Souveraineté et diversification ne signifient pas rupture avec l’Europe. Un discours souverainiste cohérent ne consiste pas à fermer les marchés mais à ne dépendre d’aucun partenaire de façon exclusive et à négocier chaque ouverture en position de force plutôt que de la subir. Sur ce plan, le respect scrupuleux du calendrier APE, formalisé par ordonnance puis par loi de ratification, constitue aussi un signal de crédibilité juridique et institutionnelle vis-à-vis des investisseurs. Les recettes douanières illustrent d’ailleurs la capacité de résilience de l’administration : elles ont atteint 2 729,7 milliards de FCFA en 2024 en hausse de 9,6 %, dépassé les 3 450 milliards en 2025 et visent environ 3 628 milliards en 2026. Les pertes liées aux phases précoces de l’APE ont été présentées comme relativement contenues au regard de ces volumes, plus de 10 milliards de FCFA sur les deux premières années, soit une fraction très faible des recettes globales.
Cette lecture rassurante ne dispense pas d’un examen plus exigeant. Trois points méritent une vigilance réelle. Sur les recettes douanières d’abord : chaque ligne tarifaire exonérée réduit une base fiscale déjà sollicitée alors même que l’État cherche à élargir l’assiette non douanière. Un chiffrage public et régulier de l’impact fiscal net de l’APE, plutôt qu’une simple communication d’étape, renforcerait la transparence et la soutenabilité budgétaire à moyen terme.
Sur les filières sensibles ensuite : l’élargissement du périmètre exonéré accroît la pression concurrentielle sur les segments manufacturiers et agro-industriels qui n’ont pas encore atteint l’échelle de compétitivité face aux produits européens à plus forte valeur ajoutée technologique. Depuis la phase de 2024, la quasi-totalité des machines et équipements industriels européens est déjà exonérée, ce qui peut soutenir l’industrialisation que le PND 2026-2030 entend précisément consolider. Mais cet avantage n’est pas automatique. Il dépend de la capacité de l’appareil productif ivoirien à absorber ces équipements et à monter en gamme.
Sur l’articulation avec la Zone de libre-échange continentale africaine enfin : la Côte d’Ivoire pilote deux dynamiques d’ouverture en parallèle, bilatérale avec l’UE et continentale avec l’Afrique. Le risque n’est pas l’ouverture elle-même mais une hiérarchie des priorités mal explicitée entre un marché africain encore à construire et un marché européen déjà mature et pourvoyeur de devises. La cohérence stratégique de la politique commerciale se jouera en partie sur la capacité à articuler ces deux agendas sans que l’un ne dilue l’autre.

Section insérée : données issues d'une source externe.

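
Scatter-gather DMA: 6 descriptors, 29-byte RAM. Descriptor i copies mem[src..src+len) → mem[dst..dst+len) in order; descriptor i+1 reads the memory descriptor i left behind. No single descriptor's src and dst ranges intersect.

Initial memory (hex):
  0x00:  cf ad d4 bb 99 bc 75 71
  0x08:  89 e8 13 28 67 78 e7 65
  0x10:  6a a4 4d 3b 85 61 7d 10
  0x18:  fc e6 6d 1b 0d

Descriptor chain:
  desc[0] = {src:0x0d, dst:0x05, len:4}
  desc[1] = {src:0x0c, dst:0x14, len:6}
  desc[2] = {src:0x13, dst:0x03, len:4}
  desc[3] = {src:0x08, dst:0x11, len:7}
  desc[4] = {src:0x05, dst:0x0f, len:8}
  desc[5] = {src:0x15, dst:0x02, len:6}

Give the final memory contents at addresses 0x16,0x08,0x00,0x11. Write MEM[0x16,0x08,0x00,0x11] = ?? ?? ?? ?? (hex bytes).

MEM[0x16,0x08,0x00,0x11] = 67 6a cf 65

#0 dst[0x05+4] := {0x78,0xe7,0x65,0x6a}
#1 dst[0x14+6] := {0x67,0x78,0xe7,0x65,0x6a,0xa4}
#2 dst[0x03+4] := {0x3b,0x67,0x78,0xe7}
#3 dst[0x11+7] := {0x6a,0xe8,0x13,0x28,0x67,0x78,0xe7}
#4 dst[0x0f+8] := {0x78,0xe7,0x65,0x6a,0xe8,0x13,0x28,0x67}
#5 dst[0x02+6] := {0x28,0x67,0xe7,0x6a,0xa4,0x6d}
query mem[0x16]=0x67, mem[0x08]=0x6a, mem[0x00]=0xcf, mem[0x11]=0x65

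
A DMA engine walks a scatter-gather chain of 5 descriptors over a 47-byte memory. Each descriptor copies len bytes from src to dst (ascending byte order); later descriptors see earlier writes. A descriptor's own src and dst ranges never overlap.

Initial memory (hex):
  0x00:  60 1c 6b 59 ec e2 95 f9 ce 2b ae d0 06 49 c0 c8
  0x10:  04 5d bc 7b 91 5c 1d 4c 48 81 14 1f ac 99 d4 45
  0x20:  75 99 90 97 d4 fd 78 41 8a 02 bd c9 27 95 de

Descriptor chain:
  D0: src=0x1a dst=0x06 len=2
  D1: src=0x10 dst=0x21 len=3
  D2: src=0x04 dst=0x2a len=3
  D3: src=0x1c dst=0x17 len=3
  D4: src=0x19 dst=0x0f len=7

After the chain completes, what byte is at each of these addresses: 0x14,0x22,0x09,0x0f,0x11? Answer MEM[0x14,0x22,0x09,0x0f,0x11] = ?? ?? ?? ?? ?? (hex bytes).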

La tentation, pour toute communication institutionnelle, est de traiter ce type d’échéance comme un non-événement technique. C’est une erreur. Une souveraineté qui s’affirme sans jamais expliquer ses propres compromis devient une souveraineté de façade, vulnérable au premier contradicteur qui exhibera les chiffres. À l’inverse, un récit qui assume la tension, en expliquant pourquoi l’ouverture négociée n’est pas une capitulation mais une clause de réciprocité au service d’une insertion internationale équilibrée, sort renforcé de l’exercice.
La quatrième phase de l’APE n’est ni une trahison de la souveraineté ni une simple formalité administrative. C’est un test de maturité stratégique : celui de la capacité à tenir simultanément un discours d’affirmation nationale et une politique commerciale réaliste, négociée, progressive et documentée.